Challenging Quote from Tim Keller

“Jesus’s teaching consistently attracted the irreligious while
offending the Bible-believing, religious people of his day. However, in
the main, our churches today do not have this effect. The kind of
outsiders Jesus attracted are not attracted to contemporary churches,
even our most avant-garde ones. We tend to draw conservative,
buttoned-down, moralistic people. The licentious and liberated or the
broken and marginal avoid church. That can only mean one thing. If the
preaching of our ministers and the practice of our parishioners do not
have the same effect on people that Jesus had, then we must not be
declaring the same message that Jesus did.” (Tim Keller, The Prodigal God)

Thanks to William T. Chaney Jr. for posting this quote in his blog.

1 comment:

salacious crumb said...

My impression is that while it's probably true that white Evangelical churches in the US are drawing from a certain conservative cultural set; the white Pentecostals and a variety of Charismatic and strongly sectarian Christian groups have and are attracting the marginalized and outcastes of society. When we go to blacks and hispanics even the evangelicals (as well as the other categories) seem to be drawing in marginalized. Of course racial and ethnic minorities have larger proportions of the marginalized from which to draw.

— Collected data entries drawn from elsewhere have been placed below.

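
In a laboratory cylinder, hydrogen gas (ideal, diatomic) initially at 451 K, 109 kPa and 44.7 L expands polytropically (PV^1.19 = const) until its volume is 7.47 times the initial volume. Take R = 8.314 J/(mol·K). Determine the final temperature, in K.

Polytropic n=1.19: T₂ = T₁(V₁/V₂)^(n−1) = 451×(0.134)^0.19 = 308 K; P₂ = P₁(V₁/V₂)^n = 9.96 kPa.

308 K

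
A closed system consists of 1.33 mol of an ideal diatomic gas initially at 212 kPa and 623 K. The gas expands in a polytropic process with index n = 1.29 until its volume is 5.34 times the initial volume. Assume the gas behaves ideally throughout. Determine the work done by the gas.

9140 J

V₁ = nRT₁/P₁ = 1.33×8.314×623/212 = 32.5 L.
Polytropic n=1.29: T₂ = T₁(V₁/V₂)^(n−1) = 623×(0.187)^0.29 = 383 K; P₂ = P₁(V₁/V₂)^n = 24.4 kPa.
W = (P₁V₁−P₂V₂)/(n−1) = (212×32.5−24.4×174)/0.29 = 9140 J.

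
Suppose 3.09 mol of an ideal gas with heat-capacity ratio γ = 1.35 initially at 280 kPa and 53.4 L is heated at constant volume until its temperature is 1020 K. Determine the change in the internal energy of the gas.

32100 J

T₁ = P₁V₁/(nR) = 280×53.4/(3.09×8.314) = 582 K.
Isochoric: V stays 53.4 L; P/T = const ⇒ T₂ = 1020 K, P₂ = 491 kPa.
For an ideal gas ΔU = nCvΔT with Cv = R/(γ−1) = 23.8 J/(mol·K).
ΔU = 3.09×23.8×(1020−582) = 32100 J.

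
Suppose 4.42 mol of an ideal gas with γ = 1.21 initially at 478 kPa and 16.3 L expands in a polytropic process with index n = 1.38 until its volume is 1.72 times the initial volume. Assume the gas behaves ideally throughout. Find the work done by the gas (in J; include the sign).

3820 J

T₁ = P₁V₁/(nR) = 478×16.3/(4.42×8.314) = 212 K.
Polytropic n=1.38: T₂ = T₁(V₁/V₂)^(n−1) = 212×(0.581)^0.38 = 173 K; P₂ = P₁(V₁/V₂)^n = 226 kPa.
W = (P₁V₁−P₂V₂)/(n−1) = (478×16.3−226×28.0)/0.38 = 3820 J.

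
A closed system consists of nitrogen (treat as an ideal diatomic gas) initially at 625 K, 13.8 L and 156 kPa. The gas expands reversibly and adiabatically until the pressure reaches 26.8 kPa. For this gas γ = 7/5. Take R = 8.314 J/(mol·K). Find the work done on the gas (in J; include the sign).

-2130 J

n = P₁V₁/(RT₁) = 156×13.8/(8.314×625) = 0.414 mol.
Adiabatic: T₂/T₁ = (P₂/P₁)^((γ−1)/γ) ⇒ T₂ = 625×(0.172)^0.286 = 378 K; V₂ = 48.6 L.
ΔU = nCvΔT = 0.414×20.8×(378−625) = -2130 J.
Q = 0 for an adiabatic process, so W = −ΔU = 2130 J.
Work done on the gas = −W_by = -2130 J.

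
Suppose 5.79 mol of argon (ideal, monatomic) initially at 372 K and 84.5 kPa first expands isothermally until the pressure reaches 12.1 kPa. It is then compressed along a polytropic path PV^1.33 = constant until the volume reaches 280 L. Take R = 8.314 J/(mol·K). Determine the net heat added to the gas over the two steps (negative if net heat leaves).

14700 J

V₁ = nRT₁/P₁ = 5.79×8.314×372/84.5 = 212 L.
Step 1 — Isothermal: T stays 372 K; PV = const ⇒ V₂ = 1480 L, P₂ = 12.1 kPa.
ΔU = 0 (ideal gas, T constant).
W = nRT ln(V₂/V₁) = 5.79×8.314×372×ln(6.98) = 34800 J.
Q = ΔU + W = 34800 J.
State after step 1: P = 12.1 kPa, V = 1480 L, T = 372 K.
Step 2 — Polytropic n=1.33: T₂ = T₁(V₁/V₂)^(n−1) = 372×(5.29)^0.33 = 644 K; P₂ = P₁(V₁/V₂)^n = 111 kPa.
W = (P₁V₁−P₂V₂)/(n−1) = (12.1×1480−111×280)/0.33 = -39700 J.
ΔU = nCvΔT = 5.79×12.5×(644−372) = 19700 J.
Q = ΔU + W = -20100 J.
Net over both steps: W = -4930 J, Q = 14700 J, ΔU = 19700 J.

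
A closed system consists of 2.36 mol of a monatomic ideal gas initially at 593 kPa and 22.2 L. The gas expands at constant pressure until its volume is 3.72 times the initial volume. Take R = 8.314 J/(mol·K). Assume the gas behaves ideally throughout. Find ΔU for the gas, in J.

53700 J

T₁ = P₁V₁/(nR) = 593×22.2/(2.36×8.314) = 671 K.
Isobaric: P stays 593 kPa; V/T = const ⇒ T₂ = 2500 K, V₂ = 82.6 L.
For an ideal gas ΔU = nCvΔT with Cv = (3/2)R = 12.5 J/(mol·K).
ΔU = 2.36×12.5×(2500−671) = 53700 J.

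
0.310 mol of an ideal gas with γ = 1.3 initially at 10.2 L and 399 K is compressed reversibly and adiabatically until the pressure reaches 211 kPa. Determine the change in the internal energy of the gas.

637 J

P₁ = nRT₁/V₁ = 0.310×8.314×399/10.2 = 101 kPa.
Adiabatic: T₂/T₁ = (P₂/P₁)^((γ−1)/γ) ⇒ T₂ = 399×(2.09)^0.231 = 473 K; V₂ = 5.78 L.
For an ideal gas ΔU = nCvΔT with Cv = R/(γ−1) = 27.7 J/(mol·K).
ΔU = 0.310×27.7×(473−399) = 637 J.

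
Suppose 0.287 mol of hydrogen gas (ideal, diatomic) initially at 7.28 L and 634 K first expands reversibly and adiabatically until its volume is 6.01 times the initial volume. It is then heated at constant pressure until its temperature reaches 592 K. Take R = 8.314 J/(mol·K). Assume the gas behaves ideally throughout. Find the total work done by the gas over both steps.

2610 J

P₁ = nRT₁/V₁ = 0.287×8.314×634/7.28 = 208 kPa.
Step 1 — Adiabatic: TV^(γ−1) = const ⇒ T₂ = 634×(0.166)^0.400 = 309 K; PV^γ = const ⇒ P₂ = 16.9 kPa.
ΔU = nCvΔT = 0.287×20.8×(309−634) = -1940 J.
Q = 0 for an adiabatic process, so W = −ΔU = 1940 J.
State after step 1: P = 16.9 kPa, V = 43.8 L, T = 309 K.
Step 2 — Isobaric: P stays 16.9 kPa; V/T = const ⇒ T₂ = 592 K, V₂ = 83.7 L.
W = PΔV = 16.9×(83.7−43.8) kPa·L = 674 J.
ΔU = nCvΔT = 0.287×20.8×(592−309) = 1690 J.
Q = ΔU + W = nCpΔT = 2360 J.
Net over both steps: W = 2610 J, Q = 2360 J, ΔU = -251 J.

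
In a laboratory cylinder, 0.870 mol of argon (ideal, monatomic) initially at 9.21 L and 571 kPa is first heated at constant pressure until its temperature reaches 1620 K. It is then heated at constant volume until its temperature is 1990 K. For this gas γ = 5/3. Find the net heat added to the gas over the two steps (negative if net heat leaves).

20200 J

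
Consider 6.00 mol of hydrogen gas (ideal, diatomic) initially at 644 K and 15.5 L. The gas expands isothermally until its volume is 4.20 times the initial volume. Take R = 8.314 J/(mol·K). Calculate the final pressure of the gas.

493 kPa

P₁ = nRT₁/V₁ = 6.00×8.314×644/15.5 = 2070 kPa.
Isothermal: T stays 644 K; PV = const ⇒ V₂ = 65.1 L, P₂ = 493 kPa.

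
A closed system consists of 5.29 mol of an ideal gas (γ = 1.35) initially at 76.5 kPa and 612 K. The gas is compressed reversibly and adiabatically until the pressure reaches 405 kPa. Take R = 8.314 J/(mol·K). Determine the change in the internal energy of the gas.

41600 J

V₁ = nRT₁/P₁ = 5.29×8.314×612/76.5 = 352 L.
Adiabatic: T₂/T₁ = (P₂/P₁)^((γ−1)/γ) ⇒ T₂ = 612×(5.29)^0.259 = 943 K; V₂ = 102 L.
For an ideal gas ΔU = nCvΔT with Cv = R/(γ−1) = 23.8 J/(mol·K).
ΔU = 5.29×23.8×(943−612) = 41600 J.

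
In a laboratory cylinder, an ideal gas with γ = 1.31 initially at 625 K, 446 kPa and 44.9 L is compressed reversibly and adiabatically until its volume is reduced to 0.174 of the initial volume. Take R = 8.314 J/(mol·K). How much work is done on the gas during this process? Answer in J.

n = P₁V₁/(RT₁) = 446×44.9/(8.314×625) = 3.85 mol.
Adiabatic: TV^(γ−1) = const ⇒ T₂ = 625×(5.75)^0.310 = 1070 K; PV^γ = const ⇒ P₂ = 4410 kPa.
ΔU = nCvΔT = 3.85×26.8×(1070−625) = 46500 J.
Q = 0 for an adiabatic process, so W = −ΔU = -46500 J.
Work done on the gas = −W_by = 46500 J.

46500 J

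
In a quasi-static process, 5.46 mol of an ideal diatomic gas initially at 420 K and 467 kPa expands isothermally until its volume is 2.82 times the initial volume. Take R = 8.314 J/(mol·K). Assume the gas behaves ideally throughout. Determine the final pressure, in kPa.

V₁ = nRT₁/P₁ = 5.46×8.314×420/467 = 40.8 L.
Isothermal: T stays 420 K; PV = const ⇒ V₂ = 115 L, P₂ = 166 kPa.

166 kPa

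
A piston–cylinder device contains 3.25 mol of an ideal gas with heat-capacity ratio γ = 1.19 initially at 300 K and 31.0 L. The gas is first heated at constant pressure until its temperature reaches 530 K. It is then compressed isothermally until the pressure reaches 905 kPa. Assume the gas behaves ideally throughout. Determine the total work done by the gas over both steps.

-11600 J

P₁ = nRT₁/V₁ = 3.25×8.314×300/31.0 = 261 kPa.
Step 1 — Isobaric: P stays 261 kPa; V/T = const ⇒ T₂ = 530 K, V₂ = 54.8 L.
W = PΔV = 261×(54.8−31.0) kPa·L = 6210 J.
ΔU = nCvΔT = 3.25×43.8×(530−300) = 32700 J.
Q = ΔU + W = nCpΔT = 38900 J.
State after step 1: P = 261 kPa, V = 54.8 L, T = 530 K.
Step 2 — Isothermal: T stays 530 K; PV = const ⇒ V₂ = 15.8 L, P₂ = 905 kPa.
ΔU = 0 (ideal gas, T constant).
W = nRT ln(V₂/V₁) = 3.25×8.314×530×ln(0.289) = -17800 J.
Q = ΔU + W = -17800 J.
Net over both steps: W = -11600 J, Q = 21100 J, ΔU = 32700 J.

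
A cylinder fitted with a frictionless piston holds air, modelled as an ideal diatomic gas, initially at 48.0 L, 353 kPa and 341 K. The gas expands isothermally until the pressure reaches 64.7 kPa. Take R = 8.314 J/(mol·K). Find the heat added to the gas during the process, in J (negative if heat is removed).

28700 J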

If evangelical churches can do a better job of helping their conservative whites look more like Jesus through spiritual formation and holistic discipleship, then this to me is a totally worthy pursuit. This may help soften the white liberals toward the faith (the "make disciples and converts will happen" notion). However, Keller is right. Something drastic must be done to give the faith a better reputation among intellectuals and cultural liberals. They love Buddhism and other earthy spiritualities, but Christianity is oppressive and politicized for them. A more socially moral Christianity is needed (but that doesn't jettison personal morality).